There was no Quick-Test for tracheal mite resistance last fall. It has been scheduled for next spring. In fact, due to a lack of HTM infected colonies in the province, it will prove impossible to perform this test in the future. From our colonies tested in 2007, we will select 1 queen mother and 1 drone mother per family to be used in 2008 in our breeding program.

Closed mated queens produced and sold in 2008 will be daughters from these 2006 selected breeders, which were selected in 2007.

Open mated queens produced and sold in 2008 will be daughters from the 2005 breeders used as queen mothers. They will be mated in an semi-isolated mating apiary flooded with Russian drones from selected drone colonies.

See 2007 Test Results Page



This is our best year ever for honey production. We had a good crop. This is also the first time we were able to truly select for disinclination to swarming. We were able to observe colonies with no or very few cell cups at the bottom of frames. Moreover, these colonies were congested and did not attempt to swarm.   We plan to use these colonies as drone mothers and queen mothers next season. Because of the nosema alert, we sampled bees from the entrance in late summer to know the level of spores per apiary, and per potential breeder. We performed the quantitative tests as usual for honey production, hygienic behaviour, 24-hour varroa mite drop, varroa count / 100 bees, and nosema spores level.

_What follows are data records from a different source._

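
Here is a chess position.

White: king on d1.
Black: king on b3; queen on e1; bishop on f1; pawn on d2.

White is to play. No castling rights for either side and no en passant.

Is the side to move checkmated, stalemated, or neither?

checkmate

White to move; white king on d1.
In check: yes, from the black queen on e1.
King squares — c1: attacked by Qe1; e1: attacked by Pd2; c2: attacked by Kb3; d2: attacked by Qe1; e2: attacked by Qe1.
Legal moves for White: none.
In check with no legal moves → checkmate.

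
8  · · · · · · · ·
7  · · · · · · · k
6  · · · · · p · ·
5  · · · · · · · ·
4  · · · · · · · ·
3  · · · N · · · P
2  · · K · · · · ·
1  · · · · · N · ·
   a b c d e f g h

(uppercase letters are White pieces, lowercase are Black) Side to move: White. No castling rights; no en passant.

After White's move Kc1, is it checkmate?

no

After Kc1: black king on h7; in check: no.
Black is not in check, so this cannot be checkmate.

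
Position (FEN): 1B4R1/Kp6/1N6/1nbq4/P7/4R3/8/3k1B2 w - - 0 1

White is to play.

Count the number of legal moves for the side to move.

3

White to move; king on a7.
In check: yes, from the black knight on b5.
Legal moves: Ka8, Bxb5, axb5.
Count: 3.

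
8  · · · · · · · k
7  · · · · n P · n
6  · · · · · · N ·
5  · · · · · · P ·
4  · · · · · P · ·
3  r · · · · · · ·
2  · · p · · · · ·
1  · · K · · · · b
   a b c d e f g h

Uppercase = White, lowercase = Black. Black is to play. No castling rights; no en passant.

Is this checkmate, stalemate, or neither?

neither

Black to move; black king on h8.
In check: yes, from the white knight on g6.
King squares — g7: available; h7: own knight; g8: attacked by Pf7.
Legal moves for Black: Kg7, Nxg6.
Black is in check but has 2 legal moves → neither.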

See 2008 Test Results Page



The nosema level reached dangerous proportion during the winter, and we experienced higher than normal losses, even though varroa level were low. See Survey Results page. We sampled the best survival colonies for nosema spore level in the spring to help us select the best breeders. We switched to the Cloake Board Method for our cell builders this summer, and we loved it. The cells are larger in size, and more consistent results are achieved. Additionally, we improved our mating nuclei management by making liberal use of Global Patties pollen substitutes all summer, and we waited 18 to 21 days before collecting mated queens, instead of the usual 14. It is supposed to give enough time for the new queen to build up her pheromone level higher, and so the queens are better quality, and they are better accepted. We were unable to make use or our isolated mating apiary because of the non-stop rain, so we mated the next generation near our regular open mated apiary.   We requeened many colonies using these queens. Because of the abundant rain and cooler weather, we did not get much of a honey crop, so we forfeited weighing the colonies and consequently, we do not have the honey production results.   The hygienic test was performed in August as usual and we are pleased with the consistent results: most of the colonies tested in the Group 1. This shows us that we are on the right track.   The OBA Tech-Tranfer Team sampled each tested colonies to evaluate nosema levels; results will be coming to us during winter. The 24-Hour Mite Drop Test was also performed.